Contracts
Brief
Colfax Envelope Corp. v. Local No. 458-3M
Procedural History:
- District Judge granted summary judgment for the union.
- Appealed.
- Affirmed.
Facts:
- Colfax is a manufacturer of envelopes.
- Colfax currently has two printing presses.
- One prints 78-inch wide sheets in four colors.
- One prints 78-inch wide sheets in five colors.
- Colfax has too few employees that it does not bother to participate in the collective bargaining negotiations between the union and the CLA.
- Instead, whenever the union and CLA sign a new CBA, the union sends Colfax a summary of the changes.
- If Colfax is content with the changes, the union sends it a copy of the complete new agreement, which Colfax signs and returns. Colfax is free to do its own bargaining with the union if it doesn’t like the agreement.
- In 1991, the union negotiated a new agreement with the CLA and sent a summary of changes to Colfax.
- The summary listed “4C 60 Press-3 Men” and “5C 78 Press-4 Men.”
- Colfax, believing that this would benefit them, thought this meant all presses operated as four-color presses would now require only three men to man them.

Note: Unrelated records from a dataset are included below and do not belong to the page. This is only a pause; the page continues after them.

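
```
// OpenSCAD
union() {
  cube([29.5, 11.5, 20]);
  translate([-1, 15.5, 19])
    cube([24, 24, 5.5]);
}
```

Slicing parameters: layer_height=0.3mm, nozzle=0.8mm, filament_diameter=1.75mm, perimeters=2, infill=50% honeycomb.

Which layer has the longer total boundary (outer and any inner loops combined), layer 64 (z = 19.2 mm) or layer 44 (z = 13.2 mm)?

layer 64 (z = 19.2 mm)

Layer 64 (z = 19.2): the 29.5×11.5 cube contributes its full rectangle (perimeter 82.00 mm); the cube at (-1, 15.5) is present — its section is the full 24×24 rectangle (perimeter 96.00 mm); Combining (union): the 2 present regions are separate (no shared area or edge), so areas and boundary lengths simply add and each stays a separate island — boundary = 178.00 mm. So its perimeter = 178.00 mm. Layer 44 (z = 13.2): the cube is present — its section is the full 29.5×11.5 rectangle (perimeter 82.00 mm); the cube at (-1, 15.5) is not intersected at this z (z outside [19, 24.5]); Taking the union: only the 29.5×11.5 cube is present, so the union is just that shape — boundary = 82.00 mm. So its perimeter = 82.00 mm. Layer 64 is larger (178.00 vs 82.00 mm).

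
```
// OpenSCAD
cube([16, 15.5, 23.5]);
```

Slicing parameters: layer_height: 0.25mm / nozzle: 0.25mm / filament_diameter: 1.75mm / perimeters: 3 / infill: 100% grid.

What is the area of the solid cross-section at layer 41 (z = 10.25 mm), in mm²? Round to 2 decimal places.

248.00 mm²

At z = 10.25 mm: the cube (footprint 16×15.5) is included at this height (area 248.00 mm²). Overall, the cross-section is a single solid region. Net area = 248.00 mm².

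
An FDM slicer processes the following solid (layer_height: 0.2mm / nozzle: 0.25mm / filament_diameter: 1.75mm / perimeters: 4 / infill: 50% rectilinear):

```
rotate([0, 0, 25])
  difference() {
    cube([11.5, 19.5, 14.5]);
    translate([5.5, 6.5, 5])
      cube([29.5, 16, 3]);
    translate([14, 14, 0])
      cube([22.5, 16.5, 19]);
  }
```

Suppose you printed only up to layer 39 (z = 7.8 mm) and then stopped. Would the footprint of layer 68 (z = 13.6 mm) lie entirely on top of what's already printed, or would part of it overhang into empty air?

part overhangs

Compare the two slices. At z = 7.8: the cube (footprint 11.5×19.5) is included at this height (area 224.25 mm²); the cube at (5.5, 6.5) (footprint 29.5×16) is included at this height (area 472.00 mm²); the cube at (14, 14) is present — its section is the full 22.5×16.5 rectangle (area 371.25 mm²); Taking the first minus the rest: starting from the 11.5×19.5 cube (224.25 mm²), the 29.5×16 cube at (5.5, 6.5) partially overlaps it — only the 78.00 mm² overlap (of its 472.00 mm²) is removed, clipping the outline; the 22.5×16.5 cube at (14, 14) misses the remaining region (no effect) — area = 146.25 mm²; (rotated 25° about Z; rotation is an isometry so areas/perimeters/island counts are preserved). At z = 13.6: the cube (footprint 11.5×19.5) is included at this height (area 224.25 mm²); the cube at (5.5, 6.5) does not reach this height (z outside [5, 8]); the 22.5×16.5 cube at (14, 14) contributes its full rectangle (area 371.25 mm²); Subtracting the remaining from the first: starting from the 11.5×19.5 cube (224.25 mm²), the 22.5×16.5 cube at (14, 14) misses the remaining region (no effect) — area = 224.25 mm²; (rotated 25° about Z; rotation is an isometry so areas/perimeters/island counts are preserved). Checking containment: at z = 13.6 the cross-section extends beyond the z = 7.8 cross-section by about 78.00 mm².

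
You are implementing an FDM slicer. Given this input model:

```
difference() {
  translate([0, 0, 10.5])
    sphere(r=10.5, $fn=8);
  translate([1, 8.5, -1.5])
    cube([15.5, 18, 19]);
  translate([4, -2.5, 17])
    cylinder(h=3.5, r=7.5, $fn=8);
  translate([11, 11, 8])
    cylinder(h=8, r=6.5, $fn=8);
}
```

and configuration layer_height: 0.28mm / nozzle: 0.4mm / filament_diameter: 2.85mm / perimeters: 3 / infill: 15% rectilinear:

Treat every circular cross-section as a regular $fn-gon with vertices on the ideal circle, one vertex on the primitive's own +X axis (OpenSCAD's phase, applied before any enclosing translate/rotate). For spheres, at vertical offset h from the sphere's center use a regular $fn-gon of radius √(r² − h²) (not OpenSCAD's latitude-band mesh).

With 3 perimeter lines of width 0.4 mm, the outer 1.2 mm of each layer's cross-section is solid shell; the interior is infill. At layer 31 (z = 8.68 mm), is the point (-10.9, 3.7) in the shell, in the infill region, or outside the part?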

- The President and majority shareholder signed the union’s letter, indicating acceptance.
- A later copy of the actual agreement arrived, but it contained a crucial typo, which supported Colfax’s’ understanding of the summary.
- It was not until a corrected copy arrived that Colfax realized the mistake and the changes did not benefit Colfax at all and therefore Colfax refused to sign.
- The union, regardless, took the position that Colfax was bound to it by its acceptance of the summary.
Issue:
- Is Colfax bound to this agreement?
Holding:
- Yes. Affirmed.
Reasoning:
- The parties disagree about the meaning of the term “4C 60 Press-3 Men.”
- Colfax believes it means four-color presses printing sheets 60 inches and over while the union believes it means four-color presses 60 inches and under.
- The difference between this case and Konic International Corp. Spokane Computer Services Inc. and Vickery v. Ritchie is that Colfax should have realized that the contract was unclear.
- The expression “4C 60 Press” does not on its face speak to the minimum manning requirement for a 4C 78 Press.
- Colfax, if reasonable, could not have doubted from reading the summary that interpretations of the kind that the union and the district judge later placed upon it would be entirely plausible.
- Colfax had the right to hope that its interpretation would prevail but had no right to accept the offer constituted by the summary on the premise that either its interpretation was correct or it could walk away from the contract.